We all end up growing, maturing in our faith. As well as our community becomes a witness to the watching world.
But on the other hand, if we are only focused on what benefits us, then others around us won’t be benefited, and consequentially no one around us is going to grow, and neither are we.
Now, if we are honest with ourselves, most of us struggle with pouring ourselves out for others. We struggle with seeking the benefit of others over our own. Why is that?
Why do we most often do what benefit us?
I believe we focus on our own benefit to the exclusion of others because we have a sinful desire to be at the center. A sinful desire that is spurred on by American individualism. We may not realize it, but, as Americans, we are very individualistic. I believe American Author, Adam Johnson, captures this sentiment well when he says,
“In America, the stories we tell ourselves and we tell each other in fiction have to do with individualism. Every person here is the center of his or her own story. And our job as people and as characters is to find our own motivations and desires, to overcome conflicts and obstacles toward defining ourselves so that we grow and change” .
Did you catch what he said? “Every person here is the center of his or her own story.” Most Americans have bought into that idea, so much so that we all believe everything revolves around us.
But consider what Jesus says about us in Matthew 5:14,
““You are the light of the world. A city set on a hill cannot be hidden.” (Mt 5:14)
Jesus tells us we are the light of the world. We are a city set on a hill. If you think about it, a city is not made up of one person. A city is made up of a gathering of people, who have banded together for a particular purpose. Christians are likened to a city because we have all banded together for the purpose of following and glorifying Christ (or at least we should be). As a city we are supposed to shine our light to the watching world for Christ.

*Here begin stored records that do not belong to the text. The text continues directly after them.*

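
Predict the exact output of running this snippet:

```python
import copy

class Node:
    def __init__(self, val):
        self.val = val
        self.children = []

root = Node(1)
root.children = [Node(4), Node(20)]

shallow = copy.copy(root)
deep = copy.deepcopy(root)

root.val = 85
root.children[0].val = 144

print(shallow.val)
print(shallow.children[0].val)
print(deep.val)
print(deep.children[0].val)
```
1
144
1
4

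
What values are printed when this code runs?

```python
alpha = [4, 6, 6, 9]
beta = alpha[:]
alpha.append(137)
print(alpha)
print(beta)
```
[4, 6, 6, 9, 137]
[4, 6, 6, 9]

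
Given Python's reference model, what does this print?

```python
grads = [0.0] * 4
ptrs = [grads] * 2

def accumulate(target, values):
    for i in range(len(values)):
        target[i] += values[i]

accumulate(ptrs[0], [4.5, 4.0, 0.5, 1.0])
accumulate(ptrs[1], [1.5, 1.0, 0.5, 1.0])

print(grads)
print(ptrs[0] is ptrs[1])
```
[6.0, 5.0, 1.0, 2.0]
True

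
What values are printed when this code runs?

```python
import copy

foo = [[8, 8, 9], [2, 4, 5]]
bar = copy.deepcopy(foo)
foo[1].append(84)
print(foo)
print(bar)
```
[[8, 8, 9], [2, 4, 5, 84]]
[[8, 8, 9], [2, 4, 5]]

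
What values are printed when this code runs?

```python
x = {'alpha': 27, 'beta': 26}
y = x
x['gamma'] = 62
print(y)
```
{'alpha': 27, 'beta': 26, 'gamma': 62}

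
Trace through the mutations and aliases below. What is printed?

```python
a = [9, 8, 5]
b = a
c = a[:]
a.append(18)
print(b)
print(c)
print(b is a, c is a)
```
[9, 8, 5, 18]
[9, 8, 5]
True False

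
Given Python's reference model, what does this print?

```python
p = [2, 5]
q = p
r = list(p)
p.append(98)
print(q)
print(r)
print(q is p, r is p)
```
[2, 5, 98]
[2, 5]
True False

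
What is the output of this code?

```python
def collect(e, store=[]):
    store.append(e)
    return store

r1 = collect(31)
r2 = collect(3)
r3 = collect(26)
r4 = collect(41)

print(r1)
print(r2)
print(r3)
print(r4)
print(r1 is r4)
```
[31, 3, 26, 41]
[31, 3, 26, 41]
[31, 3, 26, 41]
[31, 3, 26, 41]
True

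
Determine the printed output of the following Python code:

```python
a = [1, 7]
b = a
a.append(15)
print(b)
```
[1, 7, 15]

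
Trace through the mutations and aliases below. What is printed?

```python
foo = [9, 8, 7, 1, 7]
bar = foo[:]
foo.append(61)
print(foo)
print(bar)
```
[9, 8, 7, 1, 7, 61]
[9, 8, 7, 1, 7]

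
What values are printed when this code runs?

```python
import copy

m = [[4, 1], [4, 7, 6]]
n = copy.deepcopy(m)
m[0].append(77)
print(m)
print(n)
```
[[4, 1, 77], [4, 7, 6]]
[[4, 1], [4, 7, 6]]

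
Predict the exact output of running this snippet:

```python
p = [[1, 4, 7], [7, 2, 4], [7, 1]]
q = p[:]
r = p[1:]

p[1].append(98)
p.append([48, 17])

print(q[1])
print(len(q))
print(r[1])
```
[7, 2, 4, 98]
3
[7, 1]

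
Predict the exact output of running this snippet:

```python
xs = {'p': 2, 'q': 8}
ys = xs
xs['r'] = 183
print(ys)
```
{'p': 2, 'q': 8, 'r': 183}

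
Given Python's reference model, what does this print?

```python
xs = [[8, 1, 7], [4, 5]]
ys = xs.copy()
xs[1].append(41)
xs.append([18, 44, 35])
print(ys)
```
[[8, 1, 7], [4, 5, 41]]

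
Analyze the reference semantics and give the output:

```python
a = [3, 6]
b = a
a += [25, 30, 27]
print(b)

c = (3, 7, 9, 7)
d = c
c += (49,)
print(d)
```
[3, 6, 25, 30, 27]
(3, 7, 9, 7)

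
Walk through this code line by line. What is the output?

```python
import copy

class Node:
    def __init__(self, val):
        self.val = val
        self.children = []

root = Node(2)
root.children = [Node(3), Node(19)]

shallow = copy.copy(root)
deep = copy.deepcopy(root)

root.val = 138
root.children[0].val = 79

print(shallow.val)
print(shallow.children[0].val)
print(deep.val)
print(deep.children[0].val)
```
2
79
2
3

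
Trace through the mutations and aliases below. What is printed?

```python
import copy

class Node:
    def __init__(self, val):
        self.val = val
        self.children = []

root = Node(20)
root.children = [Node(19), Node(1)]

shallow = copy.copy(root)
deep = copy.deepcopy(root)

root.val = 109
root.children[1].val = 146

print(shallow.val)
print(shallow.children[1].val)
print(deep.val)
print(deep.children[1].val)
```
20
146
20
1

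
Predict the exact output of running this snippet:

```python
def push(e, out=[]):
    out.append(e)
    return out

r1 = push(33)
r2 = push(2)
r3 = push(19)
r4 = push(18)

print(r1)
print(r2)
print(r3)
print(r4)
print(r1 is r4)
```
[33, 2, 19, 18]
[33, 2, 19, 18]
[33, 2, 19, 18]
[33, 2, 19, 18]
True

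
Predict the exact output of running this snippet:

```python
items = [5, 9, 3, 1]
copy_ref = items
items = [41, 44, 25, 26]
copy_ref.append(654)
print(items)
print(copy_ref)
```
[41, 44, 25, 26]
[5, 9, 3, 1, 654]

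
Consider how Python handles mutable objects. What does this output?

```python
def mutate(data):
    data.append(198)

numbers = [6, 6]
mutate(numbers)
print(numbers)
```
[6, 6, 198]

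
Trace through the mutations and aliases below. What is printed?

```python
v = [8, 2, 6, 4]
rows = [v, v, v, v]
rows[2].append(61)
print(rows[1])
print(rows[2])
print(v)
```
[8, 2, 6, 4, 61]
[8, 2, 6, 4, 61]
[8, 2, 6, 4, 61]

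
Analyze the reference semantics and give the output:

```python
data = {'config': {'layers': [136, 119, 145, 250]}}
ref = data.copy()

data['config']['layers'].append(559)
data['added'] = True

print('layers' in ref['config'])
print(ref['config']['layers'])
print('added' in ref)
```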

We can’t, however, shine our light to the world, if we center everything on ourselves. Instead, a church, whose individual members are centered on themselves, produce discouraged, uncomforted, self-centered, immature believers, rather than a brightly shining light. The result is an unattractive community no one wants to join.
How do we change?
How do we make sure we are a city brightly shining our light to the world? As we have already said, by doing what benefits others. The only way we are going to consistently do what benefits others is to apply the biblical idea of love. It’s love that allows us to sacrifice our own desires and benefits for others. It’s love that allows us to be a growing, thriving, encouraging, and comforting community that is shining as a light into this dark world.
What if we are having trouble loving?
If we are having trouble loving, we need to meditate on the gospel. The gospel message tells us that Jesus loves us so much that He left His heavenly home, became a man, faced the difficulties of this sinful world, was persecuted, and ultimately nailed to the cross. But things didn’t end there. While He hung on the cross in physical agony, dying, the Father’s wrath was poured out on Him, not because He deserved it, but because we deserve it. Jesus hung in our place, taking our punishment, so that we could experience a relationship with the Father and eternal life. He sacrificed Himself because He loves us.

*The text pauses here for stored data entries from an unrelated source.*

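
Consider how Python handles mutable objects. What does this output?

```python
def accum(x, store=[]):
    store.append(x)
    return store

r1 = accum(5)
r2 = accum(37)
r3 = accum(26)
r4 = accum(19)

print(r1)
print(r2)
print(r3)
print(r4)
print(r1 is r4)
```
[5, 37, 26, 19]
[5, 37, 26, 19]
[5, 37, 26, 19]
[5, 37, 26, 19]
True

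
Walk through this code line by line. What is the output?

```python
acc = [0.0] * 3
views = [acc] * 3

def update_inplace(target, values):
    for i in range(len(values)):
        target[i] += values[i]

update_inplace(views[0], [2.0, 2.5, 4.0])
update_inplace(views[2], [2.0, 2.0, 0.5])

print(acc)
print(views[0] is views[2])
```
[4.0, 4.5, 4.5]
True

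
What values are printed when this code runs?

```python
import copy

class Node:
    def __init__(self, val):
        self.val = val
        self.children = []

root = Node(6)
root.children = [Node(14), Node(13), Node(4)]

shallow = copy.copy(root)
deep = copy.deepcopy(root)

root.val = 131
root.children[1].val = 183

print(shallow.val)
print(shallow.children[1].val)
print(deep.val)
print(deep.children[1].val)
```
6
183
6
13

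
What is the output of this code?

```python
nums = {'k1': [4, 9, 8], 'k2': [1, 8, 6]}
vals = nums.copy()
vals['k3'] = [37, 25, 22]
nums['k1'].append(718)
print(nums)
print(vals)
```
{'k1': [4, 9, 8, 718], 'k2': [1, 8, 6]}
{'k1': [4, 9, 8, 718], 'k2': [1, 8, 6], 'k3': [37, 25, 22]}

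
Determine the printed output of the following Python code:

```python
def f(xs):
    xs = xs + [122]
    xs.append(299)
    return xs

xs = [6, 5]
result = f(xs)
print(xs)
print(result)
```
[6, 5]
[6, 5, 122, 299]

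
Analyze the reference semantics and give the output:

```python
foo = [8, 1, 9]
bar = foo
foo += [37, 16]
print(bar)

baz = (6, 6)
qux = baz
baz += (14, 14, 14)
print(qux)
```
[8, 1, 9, 37, 16]
(6, 6)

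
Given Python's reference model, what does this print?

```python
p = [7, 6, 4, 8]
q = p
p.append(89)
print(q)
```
[7, 6, 4, 8, 89]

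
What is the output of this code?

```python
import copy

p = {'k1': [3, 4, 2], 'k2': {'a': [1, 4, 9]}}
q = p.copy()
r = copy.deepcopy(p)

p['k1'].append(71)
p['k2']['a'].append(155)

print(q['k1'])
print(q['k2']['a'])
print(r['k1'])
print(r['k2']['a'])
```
[3, 4, 2, 71]
[1, 4, 9, 155]
[3, 4, 2]
[1, 4, 9]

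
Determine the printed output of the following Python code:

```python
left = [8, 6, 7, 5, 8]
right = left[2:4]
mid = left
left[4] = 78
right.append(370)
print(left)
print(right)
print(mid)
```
[8, 6, 7, 5, 78]
[7, 5, 370]
[8, 6, 7, 5, 78]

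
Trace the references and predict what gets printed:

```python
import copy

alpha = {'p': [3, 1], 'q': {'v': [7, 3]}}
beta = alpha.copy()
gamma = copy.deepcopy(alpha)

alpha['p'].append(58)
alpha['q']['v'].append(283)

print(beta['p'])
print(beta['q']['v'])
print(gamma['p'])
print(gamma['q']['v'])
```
[3, 1, 58]
[7, 3, 283]
[3, 1]
[7, 3]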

If the love of Jesus expressed in the gospel doesn’t warm your heart, and make you want to sacrifice and do what benefits others, then you may not have experienced the effects of the gospel in your own life; you may not have experienced God’s love. When God’s love comes into your life, you want to share that love with others by sacrificing yourself for them. If we allow God’s love to shine through each of us, we will do what benefits others. As a result, we too will be benefited and so will the community around us.
Question for Reflection
- Are you pouring yourself out for others, or just expecting them to pour themselves out for you?